In high school I started to focus on the Rebels. I felt like an outsider in school, but I wasn’t as cool as the outsiders I admired from Hackers, Empire Records, Pretty in Pink and Foxfire. So I lived vicariously through these movies.
Skipping ahead past college and post college when my movie watching was crazy varied and doesn’t really have an identifiable theme, we will move to around now – 2013. At age 30, movies like Away We Go, The Brothers Bloom, O Brother Where Art Thou?, Penelope, and even The Village Barbershop call to me more often than others. All movies about identity, home and finding your place in the world. Because those are the things that I am thinking about right now. And so it makes sense.
What I’m not sure about is if these movies inspire me and push me forward, or if they simply let me imagine what could be. The older I get, the braver I get. I wasn’t able to be a “cool” rebel in high school, but I am more likely to take direction from Away We Go (and in fact our second road trip was very much based on that movie) at this point in my life and see where it takes me. It’s interesting to look back and see how the movies that I watched were based on how I wanted to be or how I wanted to be seen. But I was never brave enough to take it past watching and into my own life.
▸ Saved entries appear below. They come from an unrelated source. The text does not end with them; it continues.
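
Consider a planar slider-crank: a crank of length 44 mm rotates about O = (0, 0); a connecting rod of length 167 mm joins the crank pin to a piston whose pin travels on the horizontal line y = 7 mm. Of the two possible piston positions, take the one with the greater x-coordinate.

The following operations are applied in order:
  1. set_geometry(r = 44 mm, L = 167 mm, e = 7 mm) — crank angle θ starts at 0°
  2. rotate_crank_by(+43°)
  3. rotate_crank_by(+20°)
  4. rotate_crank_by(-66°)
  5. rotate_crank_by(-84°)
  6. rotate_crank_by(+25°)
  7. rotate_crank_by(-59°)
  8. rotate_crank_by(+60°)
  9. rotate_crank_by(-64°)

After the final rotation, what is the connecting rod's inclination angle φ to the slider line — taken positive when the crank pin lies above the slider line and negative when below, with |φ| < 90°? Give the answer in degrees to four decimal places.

-14.9360

set_geometry: r = 44 mm, L = 167 mm, e = 7 mm; θ ← 0°
rotate_crank_by(+43°): θ ← 0° +43° = 43°
rotate_crank_by(+20°): θ ← 43° +20° = 63°
rotate_crank_by(-66°): θ ← 63° -66° = -3°
rotate_crank_by(-84°): θ ← -3° -84° = -87°
rotate_crank_by(+25°): θ ← -87° +25° = -62°
rotate_crank_by(-59°): θ ← -62° -59° = -121°
rotate_crank_by(+60°): θ ← -121° +60° = -61°
rotate_crank_by(-64°): θ ← -61° -64° = -125°
crank pin P = (r cos θ, r sin θ) = (-25.237363, -36.042690)
h = r sin θ − e = -36.042690 − 7 = -43.042690
sin φ = h / L = -43.042690 / 167 = -0.25774066
φ = arcsin(-0.25774066) = -14.936043°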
Maybe it’s because the movies that I am drawn to now are more “realistic” and less overly dramatic. Or maybe I’m just ready. Ready to adventure onward and find my place in the world. I am thinking a lot about change right now. Changing my hair, changing my schedule, changing my location. Trying to add more freelance work to give myself a bit of change in my work. Maybe 31, not 30, will be my year of change. Maybe these next few months until my birthday are a time to reflect and decide where I want my life to go.
Do you notice a theme in the movies you watch or the books you read? How do they influence you in your real life?